Les socialistes de l'Eure pensent surtout aux municipales de 2020

Les socialistes de l'Eure bougent encore. Ils ont, dans leur viseur, les élections municipales de 2020 et souhaitent reconquérir les villes d'Evreux, Louviers et les Andelys.

Grande surprise en entrant ce matin dans la salle polyvalente d’Aviron. Il existe encore des militants socialistes ! Et si, sur le plan national, l’union de la gauche demeure utopique, aux plans départemental et local, l’intelligence collective prend le pas sur les querelles de chapelles ou les revendications égocentriques. Ce matin, à l’occasion de la cérémonie de vœux de la fédération de l’Eure du PS, plus de cent personnes représentant le PS, le PRG, le PC et EELV, ont écouté avec attention les différents discours préparés par la vieille et la jeune gardes. Timour Veyri, premier secrétaire fédéral a retrouvé Marc-Antoine Jamet, Jean-Louis Destans, Janick Léger et Nicolas Mayer Rossignol (1) certains d’entre eux aspirant à jouer à nouveau un rôle important dans leur zone d’influence.

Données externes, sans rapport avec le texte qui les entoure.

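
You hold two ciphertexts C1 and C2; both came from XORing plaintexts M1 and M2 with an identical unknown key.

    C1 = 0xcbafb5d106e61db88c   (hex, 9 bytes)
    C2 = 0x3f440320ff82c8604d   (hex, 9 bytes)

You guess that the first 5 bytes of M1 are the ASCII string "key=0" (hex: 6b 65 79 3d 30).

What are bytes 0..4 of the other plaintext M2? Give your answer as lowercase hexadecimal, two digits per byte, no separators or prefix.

First, C1 ⊕ C2 = (M1 ⊕ K) ⊕ (M2 ⊕ K) = M1 ⊕ M2, so the key drops out. Then M2 = (M1 ⊕ M2) ⊕ M1 over the first 5 bytes.
byte 0: (cb XOR 3f) XOR 6b = f4 XOR 6b = 9f
byte 1: (af XOR 44) XOR 65 = eb XOR 65 = 8e
byte 2: (b5 XOR 03) XOR 79 = b6 XOR 79 = cf
byte 3: (d1 XOR 20) XOR 3d = f1 XOR 3d = cc
byte 4: (06 XOR ff) XOR 30 = f9 XOR 30 = c9

9f8ecfccc9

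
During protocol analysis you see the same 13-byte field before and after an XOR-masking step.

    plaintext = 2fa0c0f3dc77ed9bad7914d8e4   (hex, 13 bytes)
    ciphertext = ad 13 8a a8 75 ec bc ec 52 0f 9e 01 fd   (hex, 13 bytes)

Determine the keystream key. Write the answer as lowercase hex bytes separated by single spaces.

82 b3 4a 5b a9 9b 51 77 ff 76 8a d9 19

Since ciphertext = plaintext ⊕ key, XORing both sides with plaintext gives key = plaintext ⊕ ciphertext.
byte 0: 2f xor ad = 82
byte 1: a0 xor 13 = b3
byte 2: c0 xor 8a = 4a
byte 3: f3 xor a8 = 5b
byte 4: dc xor 75 = a9
byte 5: 77 xor ec = 9b
byte 6: ed xor bc = 51
byte 7: 9b xor ec = 77
byte 8: ad xor 52 = ff
byte 9: 79 xor 0f = 76
byte 10: 14 xor 9e = 8a
byte 11: d8 xor 01 = d9
byte 12: e4 xor fd = 19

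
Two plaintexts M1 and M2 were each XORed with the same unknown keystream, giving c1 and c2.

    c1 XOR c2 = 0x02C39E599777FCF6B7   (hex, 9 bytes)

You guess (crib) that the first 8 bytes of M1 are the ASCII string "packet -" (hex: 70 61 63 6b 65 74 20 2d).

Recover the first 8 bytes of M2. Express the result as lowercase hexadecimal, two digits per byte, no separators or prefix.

Since c1 ⊕ c2 = M1 ⊕ M2, XORing with the guessed M1 bytes yields the corresponding M2 bytes: M2 = (c1 ⊕ c2) ⊕ M1.
02 ⊕ 70 = 72
c3 ⊕ 61 = a2
9e ⊕ 63 = fd
59 ⊕ 6b = 32
97 ⊕ 65 = f2
77 ⊕ 74 = 03
fc ⊕ 20 = dc
f6 ⊕ 2d = db

72a2fd32f203dcdb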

L’élection d’Emmanuel Macron semblait avoir ringardisé la gauche sociale-démocrate et les partis de gauche réformistes. La révolte sociale en cours, en coagulant des colères parfois contradictoires, remet les « vieux » partis dans le jeu politique. Leur retour, plus rapide que prévu doit faire face à un obstacle majeur : l’émiettement des forces républicaines et de progrès. Pour les orateurs PS il est mortifère de laisser se développer le face à face entre les nationalistes, souverainistes, populistes (RN et DLF) et La République en Marche. La droite modérée ayant choisi cette dernière, la France insoumise courant derrière les gilets jaunes, il y aurait un passage (étroit) pour une gauche responsable même si le quinquennat Hollande n’a pas laissé que des bons souvenirs dans le peuple se reconnaissant en elle.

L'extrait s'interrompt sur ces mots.